Campus Lacks Sufficient Space For Locking up Bicycles

After a long day of work at the Barker Center, Professor of English and American Literature and Language Peter Sacks locked up his office, turned off the lights and walked outside to retrieve his bicycle.

He found the bicycle as he had left it—except for a large metal clamp locking its frame to the building’s railing.

Bewildered, Sacks called University Operations Services. Then he waited in the dark, for one and a half hours, until University Operations arrived.

“Finally, someone came—to release my bicycle and to reprimand me,” Sacks says.

Sacks’ bike, which he had locked to a railing outside Barker after searching for a spot on the overcrowded bike rack, was allegedly blocking an entrance.

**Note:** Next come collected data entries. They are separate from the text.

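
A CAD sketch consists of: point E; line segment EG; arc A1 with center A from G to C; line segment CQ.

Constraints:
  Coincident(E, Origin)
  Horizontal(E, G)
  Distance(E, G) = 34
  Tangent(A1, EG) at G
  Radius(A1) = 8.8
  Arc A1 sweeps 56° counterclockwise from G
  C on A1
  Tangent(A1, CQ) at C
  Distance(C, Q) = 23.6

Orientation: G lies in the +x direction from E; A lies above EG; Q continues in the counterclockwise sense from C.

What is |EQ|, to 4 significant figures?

59.32

On A1, G sits at bearing -90° from A; a 56° counterclockwise sweep puts C at bearing -34°, so C = A + 8.8·(cos -34°, sin -34°) = (41.30, 3.879). A1 meets CQ tangentially, so AC is at right angles to CQ, so CQ runs along (−sin -34°, cos -34°); with |CQ| = 23.6, Q = (54.49, 23.44). Then |EQ| = |Q − E| = 59.32.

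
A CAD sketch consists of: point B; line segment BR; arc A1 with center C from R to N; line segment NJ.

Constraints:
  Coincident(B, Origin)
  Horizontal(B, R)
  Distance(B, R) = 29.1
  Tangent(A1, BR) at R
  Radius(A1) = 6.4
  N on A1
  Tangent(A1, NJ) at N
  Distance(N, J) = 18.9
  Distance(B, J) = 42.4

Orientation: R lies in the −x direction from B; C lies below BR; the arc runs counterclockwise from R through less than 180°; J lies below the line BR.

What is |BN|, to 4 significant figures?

36.16

B is at the origin; B and R share the same y with |BR| = 29.1 and R on the −x side, so R = (-29.10, 0.000). Tangency of A1 to BR means the radius CR is perpendicular to BR, so C = R + (0, -6.4) = (-29.10, -6.400). Since CN ⟂ NJ (tangency), |CJ| = √(6.4² + 18.9²) = 19.95 regardless of where N sits on A1. So J lies on both circle(B, 42.4) and circle(C, 19.95); the below-BR intersection is J = (-33.62, -25.84). N is the foot of the tangent from J: N = (-35.47, -7.026).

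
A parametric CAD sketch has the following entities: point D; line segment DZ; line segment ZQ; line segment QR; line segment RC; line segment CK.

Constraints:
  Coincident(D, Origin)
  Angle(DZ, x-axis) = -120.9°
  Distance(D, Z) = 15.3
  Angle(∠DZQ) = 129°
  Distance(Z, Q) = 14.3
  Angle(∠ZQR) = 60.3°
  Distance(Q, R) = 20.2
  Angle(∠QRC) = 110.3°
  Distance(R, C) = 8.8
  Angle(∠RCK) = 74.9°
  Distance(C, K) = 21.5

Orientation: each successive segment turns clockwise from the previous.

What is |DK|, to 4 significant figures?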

“At that moment, the untenability of the situation became clear,” he says. “There was absolutely no place to lock it on the rack. I haven’t ridden my bike to school since then.”

Overcrowding of these racks is a perpetual problem as hordes of students and some faculty elect to bike to class before the winter sets in. While building superintendents have tried a number of tactics, including removing old bikes and adding new racks, bike riders say they don’t foresee any easy solution.

“I keep checking the rack [at Barker] to see if it has become less congested,” says Sacks, who says he hopes to start riding his bike again if he can find a place to lock it up. “But it’s as crowded as ever.”

Congestion in the Yard

On a rainy Friday afternoon, Pier J. DeMarco ’03 unlocked her bike outside Sever Hall. She says that even on a Friday, it’s difficult to find a spot.

“I only began riding a bike this year because I have classes that are in far-away buildings. I’ve seen the mess the racks cause—it’s absolutely horrible—so I never dared to bring a bike before,” DeMarco says.

This problem has forced students and faculty to find other options. Some go as far as to carry their bikes into their offices or dorm rooms.

Some forgo use of the bike racks in favor of railings and street signs.

Out of convenience, many students simply lock their bicycle wheel to its frame and lean it against a building. This is so common that there is even overcrowding along the walls of buildings such as Sever Hall or the Science Center.

“I leaned my bike against a building for one class period, and when I came back to get it, people had stacked four or five bikes on top of it. I could barely get to my bike through the layers,” DeMarco said.